Trauma and Trump make Asian American voters a more cohesive bloc, new poll reveals

By Rishika Dugyala and Beatrice Jin, Politico |

AAPI adults overwhelmingly said it was very or somewhat important for politicians in office to have the same values — 87 percent compared with the 30 percent who wanted politicians to look like them and the 43 percent who wanted politicians from similar backgrounds.

Along those lines, AAPI adults said they felt the most represented (very or somewhat) by elected officials who shared their values.

“Andrew Yang is a good example of that, right?” Wong said. “We saw in our preelection surveys in 2020 that Andrew Yang didn't get majority support from Asian Americans, even Chinese Americans.”

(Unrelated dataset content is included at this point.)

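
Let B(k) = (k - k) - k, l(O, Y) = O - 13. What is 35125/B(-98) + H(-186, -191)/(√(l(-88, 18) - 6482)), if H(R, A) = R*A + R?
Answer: 35125/98 - 35340*I*√6583/6583 ≈ 358.42 - 435.57*I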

For people of color, experts say descriptive representation is highly correlated with substantive representation. But as more AAPI candidates run against each other and other candidates of color in New York, California and elsewhere, the electorate is looking deeply into what they stand for.

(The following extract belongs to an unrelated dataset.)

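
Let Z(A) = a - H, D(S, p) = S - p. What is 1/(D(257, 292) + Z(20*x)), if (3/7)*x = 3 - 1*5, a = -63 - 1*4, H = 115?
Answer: -1/217 ≈ -0.0046083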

“That’s part of what it means to be a new American majority,” Mielke said. She pointed to Boston, where a woman of color becoming the mayor is all but certain. “That in itself is an indication that voters across the country are getting choices they weren't getting before.”

AAPI voters are going to be much harder to ignore — and so are their preferences for candidates who can speak to the threats they’re facing and invest in relationships with them earlier than the few months before Election Day, she added.

It’s no secret campaigns have fallen short on AAPI outreach before. Politicians preferred to invest their limited time and resources into mobilizing other racial groups, since white voters and Black voters had higher turnout rates for a long period of time. In 2016, a survey of Asian American adults by AAPI Data found that around 70 percent hadn’t seen contact from either party.